Determine the measure of side a ( to the nearest degree and minute).
sin a = sin A cos B
sin A = cos a cos B
cos a = cos B/ sin A
cos a = cos A/ sin B
As \(\cos A = \frac{\cos a}{\sin B}\), \(\cos a = \cos A \cdot \frac{\sin B}{\cos B}\). Since \(\frac{\sin B}{\cos B} = \tan B\) (by definition of tangent), we have \(\cos a = \cos A \cdot \tan B\).

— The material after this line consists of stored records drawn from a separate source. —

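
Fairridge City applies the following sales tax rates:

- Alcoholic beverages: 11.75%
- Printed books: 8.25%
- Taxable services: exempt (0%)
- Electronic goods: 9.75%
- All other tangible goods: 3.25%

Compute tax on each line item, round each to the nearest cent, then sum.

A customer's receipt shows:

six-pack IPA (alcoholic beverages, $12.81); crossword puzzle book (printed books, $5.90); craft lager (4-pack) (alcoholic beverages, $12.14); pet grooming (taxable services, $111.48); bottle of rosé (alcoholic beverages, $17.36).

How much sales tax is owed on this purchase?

$5.47

Six-pack IPA $12.81: alcoholic beverages → 11.75% → $1.51
Crossword puzzle book $5.90: printed books → 8.25% → $0.49
Craft lager (4-pack) $12.14: alcoholic beverages → 11.75% → $1.43
Pet grooming $111.48: taxable services → 0% → $0.00
Bottle of rosé $17.36: alcoholic beverages → 11.75% → $2.04
Total tax = $1.51 + $0.49 + $1.43 + $2.04 = $5.47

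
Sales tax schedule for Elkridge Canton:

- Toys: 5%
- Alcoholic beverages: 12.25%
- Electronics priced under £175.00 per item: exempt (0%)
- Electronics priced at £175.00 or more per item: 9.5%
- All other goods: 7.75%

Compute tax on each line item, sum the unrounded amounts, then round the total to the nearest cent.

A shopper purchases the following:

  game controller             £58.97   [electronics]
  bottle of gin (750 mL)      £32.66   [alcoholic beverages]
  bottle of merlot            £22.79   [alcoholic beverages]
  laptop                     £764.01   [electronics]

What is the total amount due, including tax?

Game controller £58.97: electronics, under £175.00 → 0% → £0.00
Bottle of gin (750 mL) £32.66: alcoholic beverages → 12.25% → £4.00085
Bottle of merlot £22.79: alcoholic beverages → 12.25% → £2.791775
Laptop £764.01: electronics, £175.00 or more → 9.5% → £72.58095
Subtotal = £878.43; unrounded tax = £79.373575 → £79.37; total due = £957.80

£957.80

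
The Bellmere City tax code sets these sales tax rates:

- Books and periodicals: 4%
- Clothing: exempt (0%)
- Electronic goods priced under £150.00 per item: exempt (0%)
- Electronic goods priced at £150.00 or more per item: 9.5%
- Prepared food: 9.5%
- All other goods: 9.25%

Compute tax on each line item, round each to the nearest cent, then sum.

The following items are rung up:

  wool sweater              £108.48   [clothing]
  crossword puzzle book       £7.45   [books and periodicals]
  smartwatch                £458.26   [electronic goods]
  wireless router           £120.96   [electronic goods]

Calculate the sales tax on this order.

Wool sweater £108.48: clothing → 0% → £0.00
Crossword puzzle book £7.45: books and periodicals → 4% → £0.30
Smartwatch £458.26: electronic goods, £150.00 or more → 9.5% → £43.53
Wireless router £120.96: electronic goods, under £150.00 → 0% → £0.00
Total tax = £0.30 + £43.53 = £43.83

£43.83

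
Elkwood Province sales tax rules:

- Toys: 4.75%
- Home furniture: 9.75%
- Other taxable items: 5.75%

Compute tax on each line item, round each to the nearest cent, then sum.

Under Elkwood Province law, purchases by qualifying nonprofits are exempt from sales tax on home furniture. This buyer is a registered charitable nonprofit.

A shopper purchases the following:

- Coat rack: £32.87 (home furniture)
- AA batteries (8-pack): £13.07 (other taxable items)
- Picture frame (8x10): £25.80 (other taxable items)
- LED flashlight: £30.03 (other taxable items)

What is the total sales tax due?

Coat rack £32.87: home furniture, buyer-exempt → 0% → £0.00
AA batteries (8-pack) £13.07: other taxable items → 5.75% → £0.75
Picture frame (8x10) £25.80: other taxable items → 5.75% → £1.48
LED flashlight £30.03: other taxable items → 5.75% → £1.73
Total tax = £0.75 + £1.48 + £1.73 = £3.96

£3.96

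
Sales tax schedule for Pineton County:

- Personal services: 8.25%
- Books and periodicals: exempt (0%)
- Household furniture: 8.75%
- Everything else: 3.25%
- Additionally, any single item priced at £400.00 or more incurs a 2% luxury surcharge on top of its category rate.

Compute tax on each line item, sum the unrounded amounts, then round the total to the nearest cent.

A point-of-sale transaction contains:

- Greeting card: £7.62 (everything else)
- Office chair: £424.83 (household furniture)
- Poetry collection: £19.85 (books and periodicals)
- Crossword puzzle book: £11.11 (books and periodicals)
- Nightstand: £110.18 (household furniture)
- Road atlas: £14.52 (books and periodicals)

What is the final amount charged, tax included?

Greeting card £7.62: everything else → 3.25% → £0.24765
Office chair £424.83: household furniture → 8.75% + 2% surcharge = 10.75% → £45.669225
Poetry collection £19.85: books and periodicals → 0% → £0.00
Crossword puzzle book £11.11: books and periodicals → 0% → £0.00
Nightstand £110.18: household furniture → 8.75% → £9.64075
Road atlas £14.52: books and periodicals → 0% → £0.00
Subtotal = £588.11; unrounded tax = £55.557625 → £55.56; total due = £643.67

£643.67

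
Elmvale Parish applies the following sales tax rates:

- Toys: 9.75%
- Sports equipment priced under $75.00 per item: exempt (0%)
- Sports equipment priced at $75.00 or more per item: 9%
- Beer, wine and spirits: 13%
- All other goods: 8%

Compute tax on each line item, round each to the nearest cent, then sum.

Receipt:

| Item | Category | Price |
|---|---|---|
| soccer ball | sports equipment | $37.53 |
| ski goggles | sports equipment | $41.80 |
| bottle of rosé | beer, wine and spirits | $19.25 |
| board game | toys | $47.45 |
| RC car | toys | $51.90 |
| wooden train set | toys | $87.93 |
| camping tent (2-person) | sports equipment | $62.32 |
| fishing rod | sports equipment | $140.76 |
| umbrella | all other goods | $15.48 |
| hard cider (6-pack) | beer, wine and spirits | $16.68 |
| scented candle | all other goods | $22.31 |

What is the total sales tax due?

Soccer ball $37.53: sports equipment, under $75.00 → 0% → $0.00
Ski goggles $41.80: sports equipment, under $75.00 → 0% → $0.00
Bottle of rosé $19.25: beer, wine and spirits → 13% → $2.50
Board game $47.45: toys → 9.75% → $4.63
RC car $51.90: toys → 9.75% → $5.06
Wooden train set $87.93: toys → 9.75% → $8.57
Camping tent (2-person) $62.32: sports equipment, under $75.00 → 0% → $0.00
Fishing rod $140.76: sports equipment, $75.00 or more → 9% → $12.67
Umbrella $15.48: all other goods → 8% → $1.24
Hard cider (6-pack) $16.68: beer, wine and spirits → 13% → $2.17
Scented candle $22.31: all other goods → 8% → $1.78
Total tax = $2.50 + $4.63 + $5.06 + $8.57 + $12.67 + $1.24 + $2.17 + $1.78 = $38.62

$38.62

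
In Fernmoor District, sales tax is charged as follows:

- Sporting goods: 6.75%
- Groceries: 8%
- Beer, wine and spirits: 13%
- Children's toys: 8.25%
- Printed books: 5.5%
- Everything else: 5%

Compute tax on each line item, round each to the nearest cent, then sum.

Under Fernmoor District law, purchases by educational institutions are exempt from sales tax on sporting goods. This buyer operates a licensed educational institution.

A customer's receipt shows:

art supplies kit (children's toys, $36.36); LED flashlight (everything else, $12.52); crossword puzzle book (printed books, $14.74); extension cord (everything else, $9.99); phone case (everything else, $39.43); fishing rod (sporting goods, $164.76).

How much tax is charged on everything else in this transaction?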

Similarly, as \(\sin A = \cos a \cdot \cos B\), \(\cos a = \frac{\sin A}{\cos B}\). Thus \(\sin A = \cos B \cdot \cos a\).
From these two equations we have
\[\cos A \cdot \tan B = \frac{\sin A}{\cos B}.\]
Dividing both sides by \(\frac{1}{\sin A \cos B}\) (which is not zero since \(\sin A \neq 0\) and \(\cos B \neq 0\)) gives us
\[\sin A \cos B = \frac{1}{\frac{\cos A}{\sin B}}.\]
Therefore \[\sin A \cos B = \csc a,\] or \(a = \sin^{-1}\left(\frac{1}{\sin A \cos B}\right)\) to the nearest degree and minute.